5. Environmental Dependency
Measurement accuracy is only as good as the equipment being used. When working on the shop floor, those measurements can be affected by dirt and oil. With optical comparators, the Mylar used is subject to contamination and temperature as it is only a thin sheet, causing difficulty in tracing the component to the current product design.

6. No Traceability
Having quantifiable data is not only important for companies to verify that the measurement they took was in fact accurate, it is also important for verification and the history of every single project in a production situation. With an overlay, careful maintenance and database management is required to ensure revisions are created for production. This is especially true for companies associated with ISO (International Organization for Standardization). Standards for ISO and other organizations like the FDA and FAA require documented measurement. Having quantifiable, traceable data from a system rather than subjective data from an operator comparing and making a judgment call from a thin piece of plastic film is becoming more and more common. Measurement to CAD ensures the design intent is met with "measurable information" to aid the process to a verified and measured conclusion.

So What Is the Alternative?
An all-in-one vision system that encompasses all the benefits of a tool maker’s microscope, an optical comparator and a coordinate measuring machine (CMM) could be the answer. The Optiv Classic 443 from Hexagon Manufacturing Intelligence is one such solution and comes pre-configured to add a touch-trigger probe for multisensor measurement, giving increased flexibility.
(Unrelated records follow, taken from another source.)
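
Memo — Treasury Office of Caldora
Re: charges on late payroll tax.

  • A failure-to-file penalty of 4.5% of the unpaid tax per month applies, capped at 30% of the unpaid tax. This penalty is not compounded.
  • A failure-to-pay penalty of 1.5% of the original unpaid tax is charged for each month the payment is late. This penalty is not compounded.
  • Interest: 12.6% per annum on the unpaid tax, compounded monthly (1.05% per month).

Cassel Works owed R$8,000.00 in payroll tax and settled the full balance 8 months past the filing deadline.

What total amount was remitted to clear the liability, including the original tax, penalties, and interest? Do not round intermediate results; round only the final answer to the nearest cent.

R$12,057.22

Failure-to-file: 8 × 4.5% × R$8,000.00 = R$2,880.00, capped at 30% × R$8,000.00 = R$2,400.00
Failure-to-pay penalty: 8 × 1.5% × R$8,000.00 = R$960.00
Interest: R$8,000.00 × ((1 + 0.0105)^8 − 1) = R$8,000.00 × 0.0871527… = R$697.2215…
Total = R$8,000.00 + R$3,360.0000 + R$697.2215… = R$12,057.22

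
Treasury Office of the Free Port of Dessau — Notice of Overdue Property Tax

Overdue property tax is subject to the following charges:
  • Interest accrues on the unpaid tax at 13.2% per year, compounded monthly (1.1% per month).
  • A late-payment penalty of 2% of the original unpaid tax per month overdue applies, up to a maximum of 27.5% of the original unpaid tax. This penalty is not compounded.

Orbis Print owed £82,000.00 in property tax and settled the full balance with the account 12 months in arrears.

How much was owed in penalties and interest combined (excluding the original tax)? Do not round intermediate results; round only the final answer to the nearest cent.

Penalty: 12 × 2% × £82,000.00 = £19,680.00 (below the 27.5% cap of £22,550.00)
Interest: £82,000.00 × ((1 + 0.011)^12 − 1) = £82,000.00 × 0.1402862… = £11,503.4681…
Penalties + interest = £19,680.0000 + £11,503.4681… = £31,183.47

£31,183.47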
This CMM performs at a much higher resolution than a standalone optical comparator. The zoom capability allows magnification to be changed at any position for a higher resolution, collecting not only a profile but top-lit data with speed and accuracy. With the Optiv Classic 443, the two available surface illuminations provide a crisp edge for automatic detection, allowing the surface information to be easily seen.

Combining automated inspection capabilities with PC-DMIS CAD for Vision allows programming of the machine directly from the CAD model. Operators can continue to run a program automatically simply by creating a part program once. And if they’re already using PC-DMIS, then they are already familiar with how to program this Vision system.

In larger production environments when multiple Optiv Classic machines are required, transferring programs from one machine to another with no loss of accuracy is easy. PC-DMIS uses a full model ensuring three-dimensional inspection to a full GD&T. Plus, with PC-DMIS reporting, records of previous measurement can be viewed easily, ensuring customers can prove part validity and traceability.

In a shop-floor environment, the Optiv Classic 443 excels due to its design. The solution provides users with recessed optic lighting to avoid contamination, giving customers the confidence they need to obtain accurate results. The calibrated light and camera setup also ensures that the CMM is unaffected by changes in ambient light.

The benefits to obtaining an all-in-one solution as compared to a restricted system are substantial. Companies are constantly looking for more ways to future-proof their investments by selecting solutions which can adapt easily to changing requirements. With so many benefits on offer, flexible solutions such as the Optiv Classic 443 look to be the direction more companies are taking in the future.